ROANOKE, Va. (WFXR) — Seeing as 2020 had its challenges, many of us want to ring in the New Year by letting loose. However, law enforcement and transportation agencies want to make sure you have a safe end to 2020.

Transportation officials say 28 people die in a drunk driving crash every day in the United States. That’s approximately one person every 51 minutes.

Although drunk driving has seen a decline in Virginia over the past couple of decades, holiday festivities tend to see an increase in unwanted situations, with statistics showing that New Year’s Eve comes in second place after Fat Tuesday for the holiday with the highest alcohol consumption.

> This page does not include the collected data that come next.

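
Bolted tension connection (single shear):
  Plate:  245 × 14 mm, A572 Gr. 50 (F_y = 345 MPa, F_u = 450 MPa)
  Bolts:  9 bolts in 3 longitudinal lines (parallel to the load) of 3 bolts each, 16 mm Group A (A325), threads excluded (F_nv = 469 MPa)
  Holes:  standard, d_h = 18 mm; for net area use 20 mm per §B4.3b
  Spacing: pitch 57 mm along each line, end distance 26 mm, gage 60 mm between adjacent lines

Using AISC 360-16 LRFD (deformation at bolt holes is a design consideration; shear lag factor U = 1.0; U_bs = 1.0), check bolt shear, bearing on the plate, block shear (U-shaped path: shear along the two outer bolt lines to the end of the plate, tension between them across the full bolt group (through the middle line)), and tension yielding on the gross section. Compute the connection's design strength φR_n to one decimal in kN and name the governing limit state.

636.5 kN (bolt shear governs)

Bolt shear: A_b = π(16)²/4 = 201.06 mm². φR_n = 0.75 × 469 × 201.06 × 9 × 1 = 636.5 kN.
Bearing (14 mm plate, F_u = 450 MPa): end bolts L_c = 26 − 18/2 = 17, R_n = min(1.2×17×14×450, 2.4×16×14×450) = 128.52 kN/bolt; interior L_c = 57 − 18 = 39, R_n = 241.92 kN/bolt. φR_n = 0.75 × (3×128.52 + 6×241.92) = 1377.8 kN.
Block shear: shear path 2×[26+2×57] = 2×140 mm, A_gv = 3920, A_nv = 2×(140 − 2.5×20)×14 = 2520 mm²; tension across gage: (120 − 2×20)×14 = 1120 mm². R_n = min(0.6×450×2520, 0.6×345×3920) + 1.0×450×1120 = min(680.4, 811.44) + 504 = 1184.4 kN. φR_n = 0.75 × 1184.4 = 888.3 kN.
Tension yield (gross): A_g = 245×14 = 3430 mm². φR_n = 0.90 × 345 × 3430 = 1065.0 kN.
Governing: min(636.5, 1377.8, 888.3, 1065.0) = 636.5 kN → bolt shear.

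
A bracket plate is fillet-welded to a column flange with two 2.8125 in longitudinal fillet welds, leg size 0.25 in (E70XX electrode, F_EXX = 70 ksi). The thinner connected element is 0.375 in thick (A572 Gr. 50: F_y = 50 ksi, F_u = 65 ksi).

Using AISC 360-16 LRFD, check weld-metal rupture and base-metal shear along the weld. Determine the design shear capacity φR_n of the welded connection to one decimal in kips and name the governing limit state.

Weld metal: throat = 0.707×0.25 = 0.17675 in, L = 2×2.8125 = 5.625 in. φR_n = 0.75 × 0.6 × 70 × 0.17675 × 5.625 = 31.3 kips.
Base metal shear (0.375 in plate): yield φR_n = 1.0×0.6×50×0.375×5.625 = 63.3 kips; rupture φR_n = 0.75×0.6×65×0.375×5.625 = 61.7 kips; take 61.7 kips (rupture).
Governing: min(31.3, 61.7) = 31.3 kips → weld metal.

31.3 kips (weld metal governs)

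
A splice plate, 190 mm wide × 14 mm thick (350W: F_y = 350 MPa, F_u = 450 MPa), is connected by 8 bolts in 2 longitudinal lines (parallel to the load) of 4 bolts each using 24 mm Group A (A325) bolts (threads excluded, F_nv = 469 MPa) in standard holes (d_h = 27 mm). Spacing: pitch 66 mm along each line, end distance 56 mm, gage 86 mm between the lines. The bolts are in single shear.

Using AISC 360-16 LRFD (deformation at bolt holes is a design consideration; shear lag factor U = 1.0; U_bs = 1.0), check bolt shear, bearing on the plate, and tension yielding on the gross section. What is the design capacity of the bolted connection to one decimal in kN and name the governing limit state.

Bolt shear: A_b = π(24)²/4 = 452.39 mm². φR_n = 0.75 × 469 × 452.39 × 8 × 1 = 1273.0 kN.
Bearing (14 mm plate, F_u = 450 MPa): end bolts L_c = 56 − 27/2 = 42.5, R_n = min(1.2×42.5×14×450, 2.4×24×14×450) = 321.3 kN/bolt; interior L_c = 66 − 27 = 39, R_n = 294.84 kN/bolt. φR_n = 0.75 × (2×321.3 + 6×294.84) = 1808.7 kN.
Tension yield (gross): A_g = 190×14 = 2660 mm². φR_n = 0.90 × 350 × 2660 = 837.9 kN.
Governing: min(1273.0, 1808.7, 837.9) = 837.9 kN → gross-section yield.

837.9 kN (gross-section yield governs)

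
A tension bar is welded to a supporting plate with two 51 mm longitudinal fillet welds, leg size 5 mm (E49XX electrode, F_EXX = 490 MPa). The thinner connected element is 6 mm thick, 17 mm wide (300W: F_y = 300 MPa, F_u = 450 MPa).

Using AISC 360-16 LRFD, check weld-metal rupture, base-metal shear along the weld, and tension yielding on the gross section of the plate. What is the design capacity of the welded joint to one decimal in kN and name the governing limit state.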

As such, safe driving groups and law enforcement are urging people to drink responsibly and drive sober.

According to data from the Department of Motor Vehicles (DMV), 253 people died in alcohol-impaired driving crashes on Virginia’s roadways through Dec. 8, which is up from the 249 alcohol-related traffic fatalities recorded during the same period in 2019.

During last year’s Thanksgiving to New Year’s holiday period, nearly one-third, or 32 percent, of all traffic deaths in Virginia involved drunk drivers.

According to law enforcement, “driving buzzed” is just as bad as drinking drunk.

The National Highway Traffic Safety Administration (NHTSA) provided the following data of different blood alcohol concentrations (BAC) — or grams of alcohol per deciliter of blood — and the predictable effects on driving:

  • .02 BAC: A decline in visual functions, such as rapid tracking of a moving target, and the driver’s ability to divide their attention to multitask.
  • .05 BAC: Difficulty steering, as well as a reduction in the driver’s ability to concentrate, track moving targets, and respond to emergency situations.
  • .08 BAC: Poor concentration; short-term memory loss; impaired perception; and a reduction in the driver’s information processing capability, such as signal detection or visual search.
  • .10 BAC: A reduction in the driver’s ability to maintain lane position and brake appropriately.
  • .15 BAC: Substantial impairment in the driver’s control of the vehicle, attention to driving, and in necessary visual and auditory information processing.

The NHTSA says driving at a BAC of .08 or higher — which exponentially increases the risk of a crash — is illegal in all 50 states, as well as Washington D.C.

Law enforcement agencies around Virginia and around America are urging people to make a plan on how to get home safely if you plan on participating in New Year’s Eve festivities. They suggest designating a sober driver, calling a cab, or using rideshare.

In addition, if you see an impaired driver, you are encouraged to call police. By doing so, you may end up saving a life.

Meanwhile, as part of a partnership with the NHTSA’s “Drive Sober or Get Pulled Over” national enforcement mobilization period — which is scheduled from Dec. 18 to Jan. 1, 2021 — state and local authorities will reportedly conduct more than 700 saturation patrols and almost 100 sobriety checkpoints throughout the Commonwealth.